When one leaves the workforce to retire, one would think that taxes would get easier. Unfortunately, they do not. There are a number of reasons why retirees in Connecticut may face tax audits.
The first reason to be discussed is: making too much money. Is there really such a thing as making too much money? According to the Internal Revenue Service, there is. Those who are retired and report incomes between $200,000 and $1 million are more likely to be audited.
The second reason to be discussed is: not fully reporting taxable income. Copies of all 1099s and W-2s get sent to the IRS. They will know if a person fails to include this taxable income in their tax filings.
The third reason to be discussed is: taking big deductions. This is not necessarily a problem for retirees only. Anyone who does this may be subject to an audit. If one has a valid deduction, take it; just be ready to back it up with the necessary documentation.

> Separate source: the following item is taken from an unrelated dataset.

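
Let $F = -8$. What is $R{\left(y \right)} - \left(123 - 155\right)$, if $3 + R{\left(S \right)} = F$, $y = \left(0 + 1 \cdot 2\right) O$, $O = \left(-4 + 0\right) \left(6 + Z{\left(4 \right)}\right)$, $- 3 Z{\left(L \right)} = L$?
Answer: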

Finally, the fourth reason to be discussed is: failing to take the minimum distributions from pension or retirement accounts. Individuals over the age of 70.5 are required to take minimum distributions from these accounts. Those who fail to do so may be hit with a significant penalty.
These are only a few of the reasons why retirees in Connecticut may face tax audits; there are a few more. Those who are concerned about their tax filings, or who have tax questions that they need answered, can turn to an experienced tax attorney for assistance. With the right help, one may be able to avoid a tax audit entirely.